In the years that followed the War of 1812, Fort McHenry went through a series of changes and improvements. Buildings were expanded, outer defenses were added, and an Army colonel by the name of Robert E. Lee oversaw the construction of Fort Carroll to add to Baltimore’s coastal defenses. When Civil War broke out in 1861, Fort McHenry’s defensive role was once again prominent, with its large cannons not only pointed towards the water to defend the city from coastal attack, but also pointed towards the center of Baltimore to intimidate its pro-secession population into remaining in the Union.

The fort also served as a prison during the war seeing major surges of activity following the battles of Antietam (1862) and Gettysburg (1863). Some of the most prominent prisoners to come through Fort McHenry during this time, however, were not soldiers but Maryland citizens who had expressed pro-secession sentiments. Following President Abraham Lincoln’s suspension of the writ of habeas corpus in the state, these private citizens could be arrested for expressing such beliefs. For its role in housing political prisoners during the years of the Civil War some called Fort McHenry “The American Bastille.”

 
A black and white photograph of nurses sitting on the large rodman cannons around Fort McHenry.
Nurses of General Hospital No. 2 on the large Rodman cannons that surround Fort McHenry.

NPS

20th Century

Following the Civil War, Fort McHenry declined in strategic importance. Its structures and defenses were outdated for modern machines of war. However, when the United States entered the First World War in 1917 the site found new purpose. The grounds surrounding the fort were transformed into a massive 100 building and 3,000 bed hospital. General Hospital No. 2, as it was called, existed from 1917 to 1925, and marked the busiest time period in Fort McHenry's history.

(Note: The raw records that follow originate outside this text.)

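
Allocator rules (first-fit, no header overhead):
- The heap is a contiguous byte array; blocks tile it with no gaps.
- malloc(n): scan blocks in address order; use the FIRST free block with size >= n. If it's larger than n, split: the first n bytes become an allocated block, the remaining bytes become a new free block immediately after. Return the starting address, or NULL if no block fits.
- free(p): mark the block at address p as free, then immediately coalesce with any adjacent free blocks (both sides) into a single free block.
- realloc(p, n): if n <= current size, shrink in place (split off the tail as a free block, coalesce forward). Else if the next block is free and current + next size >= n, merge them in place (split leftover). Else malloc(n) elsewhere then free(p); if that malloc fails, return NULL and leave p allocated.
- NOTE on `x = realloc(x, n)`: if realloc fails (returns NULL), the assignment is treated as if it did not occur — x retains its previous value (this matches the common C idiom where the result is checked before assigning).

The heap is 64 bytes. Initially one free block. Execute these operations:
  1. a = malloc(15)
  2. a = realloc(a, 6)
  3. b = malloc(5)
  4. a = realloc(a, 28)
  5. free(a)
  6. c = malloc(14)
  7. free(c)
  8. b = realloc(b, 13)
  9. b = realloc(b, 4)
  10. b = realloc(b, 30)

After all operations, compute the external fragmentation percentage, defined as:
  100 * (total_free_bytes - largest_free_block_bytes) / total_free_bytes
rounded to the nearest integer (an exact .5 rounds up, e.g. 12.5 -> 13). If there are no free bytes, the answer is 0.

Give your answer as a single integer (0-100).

Answer: 18

Derivation:
Op 1: a = malloc(15) -> a = 0; heap: [0-14 ALLOC][15-63 FREE]
Op 2: a = realloc(a, 6) -> a = 0; heap: [0-5 ALLOC][6-63 FREE]
Op 3: b = malloc(5) -> b = 6; heap: [0-5 ALLOC][6-10 ALLOC][11-63 FREE]
Op 4: a = realloc(a, 28) -> a = 11; heap: [0-5 FREE][6-10 ALLOC][11-38 ALLOC][39-63 FREE]
Op 5: free(a) -> (freed a); heap: [0-5 FREE][6-10 ALLOC][11-63 FREE]
Op 6: c = malloc(14) -> c = 11; heap: [0-5 FREE][6-10 ALLOC][11-24 ALLOC][25-63 FREE]
Op 7: free(c) -> (freed c); heap: [0-5 FREE][6-10 ALLOC][11-63 FREE]
Op 8: b = realloc(b, 13) -> b = 6; heap: [0-5 FREE][6-18 ALLOC][19-63 FREE]
Op 9: b = realloc(b, 4) -> b = 6; heap: [0-5 FREE][6-9 ALLOC][10-63 FREE]
Op 10: b = realloc(b, 30) -> b = 6; heap: [0-5 FREE][6-35 ALLOC][36-63 FREE]
Free blocks: [6 28] total_free=34 largest=28 -> 100*(34-28)/34 = 600/34 ≈ 17.647 -> rounds to 18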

Following the closure of General Hospital No. 2, the U.S. Army began restoring the fort to its mid-nineteenth century appearance. In 1931 “The Star-Spangled Banner” became the National Anthem of the United States, breathing new life into the need to preserve Fort McHenry. In 1933 the site was transferred to the National Park Service. In 1939 the site was re-designated as a National Monument and Historic Shrine, the first and only of its kind. Fort McHenry was briefly called back into service in the Second World War as a training site for the United States Coast Guard. Following the conclusion of the war in 1945 the site returned to the NPS. Today Fort McHenry is still the only National Park Service unit, out of 421 units, with the designation of being a “Historic Shrine.”